From the most mindless action to the deepest of dramas, character development is key. A film’s plot may be what engages, but it is the characters that truly draw an audience in and make a film worthwhile. Plenty of films leave out this aspect to focus purely on plot (usually a poor plot in these circumstances), and these films are destined to fade from memory. Eat Pray Love does almost the opposite; the plot of the film is the character development.
The film is based on the book of the same name by Elizabeth Gilbert, which chronicles her experience travelling the world to find herself. A clichéd notion perhaps, or rather, a notion which is too often dismissed as cliché. I shall now quote a little piece of wisdom from Ally McBeal, “love is an equation, a me and a you derives a we.” If the “Me” isn’t there yet, then don’t try for the “We” yet. Far too often people go for the “We” thinking that that will lead to the “Me”, with the result that the “We” eventually falls apart. This is what happened to Elizabeth Gilbert. She got married before the “Me” was ready, and it didn’t work out. So she decides to work on her “Me”. Her method of doing so is to travel the world. In one year she spends time living in Italy (eat), India (pray) and Bali (love). And her character develops.
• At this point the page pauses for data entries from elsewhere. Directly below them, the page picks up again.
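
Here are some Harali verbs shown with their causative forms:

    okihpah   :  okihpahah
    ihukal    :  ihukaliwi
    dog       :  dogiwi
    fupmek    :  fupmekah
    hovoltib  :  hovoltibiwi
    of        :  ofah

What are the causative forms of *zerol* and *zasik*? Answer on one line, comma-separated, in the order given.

The suffix is conditioned by the final consonant: -ah when the stem ends in a voiceless consonant (*okihpah*, *fupmek*, *of*); -iwi when the stem ends in a voiced consonant (*ihukal*, *dog*, *hovoltib*).
*zerol*: final consonant = /l/, voiced → -iwi → *zeroliwi*.
*zasik* — final consonant /k/ (voiceless) → -ah → *zasikah*.

zeroliwi, zasikah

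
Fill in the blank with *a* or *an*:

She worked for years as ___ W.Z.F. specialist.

a

The indefinite article is chosen by the initial *sound* of the following word, not its spelling.
The initialism *W.Z.F.* is read letter by letter; the first letter, W, is pronounced /ˈdʌbəl.juː/, which begins with a consonant sound.
So the article is *a*: She worked for years as a W.Z.F. specialist.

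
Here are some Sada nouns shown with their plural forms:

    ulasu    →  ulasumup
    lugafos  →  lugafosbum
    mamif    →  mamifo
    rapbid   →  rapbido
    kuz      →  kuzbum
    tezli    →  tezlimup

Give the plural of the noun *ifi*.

ifimup

The alternation tracks the final sound of the stem — -bum when the stem ends in a sibilant (*lugafos*, *kuz*); -o when the stem ends in a non-sibilant consonant (*mamif*, *rapbid*); -mup when the stem ends in a vowel (*ulasu*, *tezli*).
Since the final sound of *ifi* is /i/ (a vowel), it takes -mup, giving *ifimup*.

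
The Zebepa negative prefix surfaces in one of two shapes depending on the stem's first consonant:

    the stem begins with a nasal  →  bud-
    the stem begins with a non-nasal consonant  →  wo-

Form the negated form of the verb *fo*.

*fo*: first consonant = /f/, non-nasal → wo- → *wofo*.

wofo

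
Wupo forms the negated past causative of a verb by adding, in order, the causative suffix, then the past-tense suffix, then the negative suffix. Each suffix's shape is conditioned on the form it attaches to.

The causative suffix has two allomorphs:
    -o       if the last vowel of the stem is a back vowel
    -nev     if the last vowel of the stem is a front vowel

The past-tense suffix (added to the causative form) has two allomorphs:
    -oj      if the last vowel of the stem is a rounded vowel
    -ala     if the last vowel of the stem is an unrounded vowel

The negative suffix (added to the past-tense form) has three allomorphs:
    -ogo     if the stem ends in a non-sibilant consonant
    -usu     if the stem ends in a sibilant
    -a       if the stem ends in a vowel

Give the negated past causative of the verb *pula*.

Since the last vowel of *pula* is /a/ (a back vowel), it takes -o, giving *pulao*.
The last vowel of the causative form *pulao* is /o/, which is a rounded vowel, so the past-tense suffix is -oj, giving *pulaooj*.
Since the final sound of the past-tense form *pulaooj* is /j/ (a non-sibilant consonant), it takes -ogo, giving *pulaoojogo*.

pulaoojogo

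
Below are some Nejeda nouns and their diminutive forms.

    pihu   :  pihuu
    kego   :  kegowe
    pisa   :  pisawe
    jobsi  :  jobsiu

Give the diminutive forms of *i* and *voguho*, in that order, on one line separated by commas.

The pattern is height harmony: -u when the last vowel of the stem is a high vowel (*pihu*, *jobsi*); -we when the last vowel of the stem is a non-high vowel (*kego*, *pisa*).
*i* — last vowel /i/ (a high vowel) → -u → *iu*.
*voguho*: last vowel = /o/, a non-high vowel → -we → *voguhowe*.

iu, voguhowe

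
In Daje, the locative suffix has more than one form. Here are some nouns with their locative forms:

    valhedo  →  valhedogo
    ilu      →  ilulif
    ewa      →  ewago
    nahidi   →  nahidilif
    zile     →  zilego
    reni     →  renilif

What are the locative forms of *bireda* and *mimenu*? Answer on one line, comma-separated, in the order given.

The suffix is conditioned by the last vowel: -lif when the last vowel of the stem is a high vowel (*ilu*, *nahidi*, *reni*); -go when the last vowel of the stem is a non-high vowel (*valhedo*, *ewa*, *zile*).
*bireda*: last vowel = /a/, a non-high vowel → -go → *biredago*.
*mimenu*: last vowel = /u/, a high vowel → -lif → *mimenulif*.

biredago, mimenulif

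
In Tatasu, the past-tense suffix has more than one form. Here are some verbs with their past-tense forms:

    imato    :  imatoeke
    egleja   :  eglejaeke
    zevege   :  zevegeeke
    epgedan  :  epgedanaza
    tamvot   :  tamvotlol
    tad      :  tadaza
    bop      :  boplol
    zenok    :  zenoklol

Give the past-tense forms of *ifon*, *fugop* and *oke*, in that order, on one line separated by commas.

ifonaza, fugoplol, okeeke

The suffix is conditioned by the final sound: -lol when the stem ends in a voiceless consonant (*tamvot*, *bop*, *zenok*); -aza when the stem ends in a voiced consonant (*epgedan*, *tad*); -eke when the stem ends in a vowel (*imato*, *egleja*, *zevege*).
The final sound of *ifon* is /n/, which is a voiced consonant, so the suffix is -aza, giving *ifonaza*.
The final sound of *fugop* is /p/, which is a voiceless consonant, so the suffix is -lol, giving *fugoplol*.
*oke* — final sound /e/ (a vowel) → -eke → *okeeke*.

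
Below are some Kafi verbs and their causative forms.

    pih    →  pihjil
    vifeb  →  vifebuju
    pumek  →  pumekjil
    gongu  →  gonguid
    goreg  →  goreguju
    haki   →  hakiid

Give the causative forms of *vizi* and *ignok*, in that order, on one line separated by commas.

viziid, ignokjil

The alternation tracks the final sound of the stem — -jil when the stem ends in a voiceless consonant (*pih*, *pumek*); -uju when the stem ends in a voiced consonant (*vifeb*, *goreg*); -id when the stem ends in a vowel (*gongu*, *haki*).
Since the final sound of *vizi* is /i/ (a vowel), it takes -id, giving *viziid*.
Since the final sound of *ignok* is /k/ (a voiceless consonant), it takes -jil, giving *ignokjil*.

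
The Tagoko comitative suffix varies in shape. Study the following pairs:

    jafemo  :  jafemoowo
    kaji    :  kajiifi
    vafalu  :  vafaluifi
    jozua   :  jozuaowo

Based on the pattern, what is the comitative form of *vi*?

The pattern is height harmony: -ifi when the last vowel of the stem is a high vowel (*kaji*, *vafalu*); -owo when the last vowel of the stem is a non-high vowel (*jafemo*, *jozua*).
*vi* — last vowel /i/ (a high vowel) → -ifi → *viifi*.

viifi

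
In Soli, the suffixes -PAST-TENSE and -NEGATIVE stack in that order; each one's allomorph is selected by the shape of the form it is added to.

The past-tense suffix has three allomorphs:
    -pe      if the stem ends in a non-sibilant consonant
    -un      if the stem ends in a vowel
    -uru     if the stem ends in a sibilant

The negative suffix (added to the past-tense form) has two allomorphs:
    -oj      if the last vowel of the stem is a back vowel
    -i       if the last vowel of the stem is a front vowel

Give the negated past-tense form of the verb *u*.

The final sound of *u* is /u/, which is a vowel, so the past-tense suffix is -un, giving *uun*.
Since the last vowel of the past-tense form *uun* is /u/ (a back vowel), it takes -oj, giving *uunoj*.

uunoj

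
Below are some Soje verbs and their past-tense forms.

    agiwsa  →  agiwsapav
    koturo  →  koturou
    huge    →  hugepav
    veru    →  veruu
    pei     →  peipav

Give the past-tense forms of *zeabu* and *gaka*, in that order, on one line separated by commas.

zeabuu, gakapav

The pattern is rounding harmony: -u when the last vowel of the stem is a rounded vowel (*koturo*, *veru*); -pav when the last vowel of the stem is an unrounded vowel (*agiwsa*, *huge*, *pei*).
*zeabu* — last vowel /u/ (a rounded vowel) → -u → *zeabuu*.
Since the last vowel of *gaka* is /a/ (an unrounded vowel), it takes -pav, giving *gakapav*.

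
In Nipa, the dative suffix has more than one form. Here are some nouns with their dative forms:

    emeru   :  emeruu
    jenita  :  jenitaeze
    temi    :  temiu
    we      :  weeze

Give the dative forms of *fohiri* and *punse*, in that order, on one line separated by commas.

The alternation tracks the last vowel of the stem — -u when the last vowel of the stem is a high vowel (*emeru*, *temi*); -eze when the last vowel of the stem is a non-high vowel (*jenita*, *we*).
*fohiri*: last vowel = /i/, a high vowel → -u → *fohiriu*.
*punse* — last vowel /e/ (a non-high vowel) → -eze → *punseeze*.

fohiriu, punseeze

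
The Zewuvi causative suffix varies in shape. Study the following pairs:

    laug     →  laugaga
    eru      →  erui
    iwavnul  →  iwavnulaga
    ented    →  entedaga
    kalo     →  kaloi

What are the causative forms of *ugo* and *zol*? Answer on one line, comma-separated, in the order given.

ugoi, zolaga

The alternation tracks the final sound of the stem — -aga when the stem ends in a consonant (*laug*, *iwavnul*, *ented*); -i when the stem ends in a vowel (*eru*, *kalo*).
The final sound of *ugo* is /o/, which is a vowel, so the suffix is -i, giving *ugoi*.
*zol* — final sound /l/ (a consonant) → -aga → *zolaga*.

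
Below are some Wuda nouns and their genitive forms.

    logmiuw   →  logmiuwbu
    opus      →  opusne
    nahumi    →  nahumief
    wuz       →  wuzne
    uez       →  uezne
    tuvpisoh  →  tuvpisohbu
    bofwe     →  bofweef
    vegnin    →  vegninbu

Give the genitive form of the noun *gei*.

geief

The suffix is conditioned by the final sound: -ne when the stem ends in a sibilant (*opus*, *wuz*, *uez*); -bu when the stem ends in a non-sibilant consonant (*logmiuw*, *tuvpisoh*, *vegnin*); -ef when the stem ends in a vowel (*nahumi*, *bofwe*).
*gei* — final sound /i/ (a vowel) → -ef → *geief*.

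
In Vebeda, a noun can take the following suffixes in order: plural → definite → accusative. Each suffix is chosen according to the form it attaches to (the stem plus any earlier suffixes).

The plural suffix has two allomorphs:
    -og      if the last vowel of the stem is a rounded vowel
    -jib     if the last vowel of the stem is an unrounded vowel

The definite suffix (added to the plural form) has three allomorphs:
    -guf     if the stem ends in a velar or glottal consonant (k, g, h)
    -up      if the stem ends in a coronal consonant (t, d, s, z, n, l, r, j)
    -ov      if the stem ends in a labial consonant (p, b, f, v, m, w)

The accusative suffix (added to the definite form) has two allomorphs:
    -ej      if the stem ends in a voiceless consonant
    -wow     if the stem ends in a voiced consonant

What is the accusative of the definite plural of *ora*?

orajibovwow

The last vowel of *ora* is /a/, which is an unrounded vowel, so the plural suffix is -jib, giving *orajib*.
The final consonant of the plural form *orajib* is /b/, which is labial, so the definite suffix is -ov, giving *orajibov*.
The final consonant of the definite form *orajibov* is /v/, which is voiced, so the accusative suffix is -wow, giving *orajibovwow*.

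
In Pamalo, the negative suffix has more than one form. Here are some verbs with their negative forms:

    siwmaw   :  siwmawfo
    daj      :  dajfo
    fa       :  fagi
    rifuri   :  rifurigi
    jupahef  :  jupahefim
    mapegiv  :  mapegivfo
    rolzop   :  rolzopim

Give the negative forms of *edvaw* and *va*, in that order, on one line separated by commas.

edvawfo, vagi

Looking at the final sound of each stem: -im when the stem ends in a voiceless consonant (*jupahef*, *rolzop*); -fo when the stem ends in a voiced consonant (*siwmaw*, *daj*, *mapegiv*); -gi when the stem ends in a vowel (*fa*, *rifuri*).
Since the final sound of *edvaw* is /w/ (a voiced consonant), it takes -fo, giving *edvawfo*.
Since the final sound of *va* is /a/ (a vowel), it takes -gi, giving *vagi*.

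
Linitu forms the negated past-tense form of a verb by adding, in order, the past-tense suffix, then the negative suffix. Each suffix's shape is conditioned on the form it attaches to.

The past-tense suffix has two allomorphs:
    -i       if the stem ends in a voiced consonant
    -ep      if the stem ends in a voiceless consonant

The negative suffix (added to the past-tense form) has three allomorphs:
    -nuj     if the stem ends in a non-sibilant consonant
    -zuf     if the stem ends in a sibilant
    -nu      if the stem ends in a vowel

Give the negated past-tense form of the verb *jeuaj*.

*jeuaj* — final consonant /j/ (voiced) → -i → *jeuaji*.
Since the final sound of the past-tense form *jeuaji* is /i/ (a vowel), it takes -nu, giving *jeuajinu*.

jeuajinu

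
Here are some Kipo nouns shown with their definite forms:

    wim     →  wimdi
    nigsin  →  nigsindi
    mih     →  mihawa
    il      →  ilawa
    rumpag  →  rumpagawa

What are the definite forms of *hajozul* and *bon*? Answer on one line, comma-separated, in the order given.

hajozulawa, bondi

The alternation tracks the final consonant of the stem — -di when the stem ends in a nasal (*wim*, *nigsin*); -awa when the stem ends in a non-nasal consonant (*mih*, *il*, *rumpag*).
Since the final consonant of *hajozul* is /l/ (non-nasal), it takes -awa, giving *hajozulawa*.
*bon*: final consonant = /n/, a nasal → -di → *bondi*.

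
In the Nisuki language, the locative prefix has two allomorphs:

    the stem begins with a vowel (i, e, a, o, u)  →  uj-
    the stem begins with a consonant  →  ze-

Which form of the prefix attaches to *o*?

uj-

The first sound of *o* is /o/, which is a vowel, so the prefix is uj-.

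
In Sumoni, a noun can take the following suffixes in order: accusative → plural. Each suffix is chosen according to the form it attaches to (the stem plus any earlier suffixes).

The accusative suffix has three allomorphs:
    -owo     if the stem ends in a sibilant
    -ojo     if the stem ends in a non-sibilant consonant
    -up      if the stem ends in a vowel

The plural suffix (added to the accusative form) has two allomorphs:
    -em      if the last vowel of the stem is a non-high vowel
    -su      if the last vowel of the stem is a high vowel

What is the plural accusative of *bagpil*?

The final sound of *bagpil* is /l/, which is a non-sibilant consonant, so the accusative suffix is -ojo, giving *bagpilojo*.
The accusative form *bagpilojo* — last vowel /o/ (a non-high vowel) → -em → *bagpilojoem*.

bagpilojoem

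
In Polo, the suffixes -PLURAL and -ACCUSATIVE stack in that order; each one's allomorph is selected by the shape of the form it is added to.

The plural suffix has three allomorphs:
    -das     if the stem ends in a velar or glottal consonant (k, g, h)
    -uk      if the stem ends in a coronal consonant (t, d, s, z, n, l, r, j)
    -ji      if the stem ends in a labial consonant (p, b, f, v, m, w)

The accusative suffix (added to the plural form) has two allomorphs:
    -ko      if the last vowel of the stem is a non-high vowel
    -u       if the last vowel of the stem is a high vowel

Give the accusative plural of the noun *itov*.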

An important part of “Me” is knowing to smile, and how to smile. It is not just from your face, but with every part of you (even your liver). So if smiling is so important, who better to play Ms Gilbert than Julia Roberts; a woman whose career was built on a smile. Cynics may say that her career was built on not much else, but this film reminds us why she was the first actress to charge $20 million per movie: she is fantastic. Her smile is still important and this is a picture where she gets to show just how versatile that smile is. Finding yourself leads to smiles, which she can flash brightly. The realisation that you need to find yourself can be a time of upset, and at the start of the movie, Roberts puts an incredible amount of sadness into a smile. Frequently a big problem with big name stars is that you can never disassociate the character from the famous actor. This is not a problem here. Roberts plays her role so effortlessly that it is quite easy to forget about the actress, all that is on screen is Elizabeth Gilbert. This is why Julia Roberts is not only guaranteed a Best Actress nomination in next year’s Oscars, but she also stands a very good chance of winning.
The supporting cast all do excellent work as well, though with the exception of Richard Jenkins there is still the problem of remembering who the actor is, rather than the character. This is particularly a problem with James Franco, who, although performing excellently, is rather jarring playing the New York actor with whom Gilbert has a brief relationship. Possibly because he is playing himself just a little bit.
Franco’s casting is one of a few jarring things in this film. The story is quite episodic so the jump from one part of the world to another can seem a bit abrupt at times. The move from India to Bali is particularly jarring. In India we are awaiting a moment of catharsis before moving on, everything about this section of the film suggests that the moment is coming, and later on, the mood shows that the moment has come. Yet, that moment is never seen. We expect to see these kind of moments in films, and it does take a while to remind ourselves that seeing these moments is not necessary for them to have occurred. The Indian moment of catharsis probably would have been less believable had we seen a big defining moment. These moments come from within, not in grand cinematic gestures.
Something else we don’t quite see later in the film, in Bali, is the falling in love. But this is not a simple love story, we see what we need to, a relationship starts, then the relationship is. We don’t need to see the romantic comedy montage to know that this relationship blossoms or is real.
It is unfortunate that we must keep reminding ourselves of these little things. It would have been a much smoother ride had co-writer/director Ryan Murphy been able to show us something, or even to very subtly remind us that we don’t need to see everything. Overall the movie is competently directed, but there are moments that jar. Be it moments left out, or parts that moved just a touch too suddenly (not just in plot, the editing can be guilty of this too). It’s all easily forgivable though.
Many people might try and write this film off as a chick flick, I would strongly advise against that. While female audiences might connect a bit better with this particular portrayal of character development, this film is for anyone who has ever questioned what they are doing or where they are going. Anyone who has ever felt uncomfortable in their skin. Anyone who has ever had a really good relationship fall apart, or even just go through a rocky period. Anyone who has ever wanted to find themselves, but couldn’t afford the ticket to Italy, India or Bali. Hardcore movie fans might have a problem with the breaks from cinematic tradition, tell them to get over it and watch the character develop.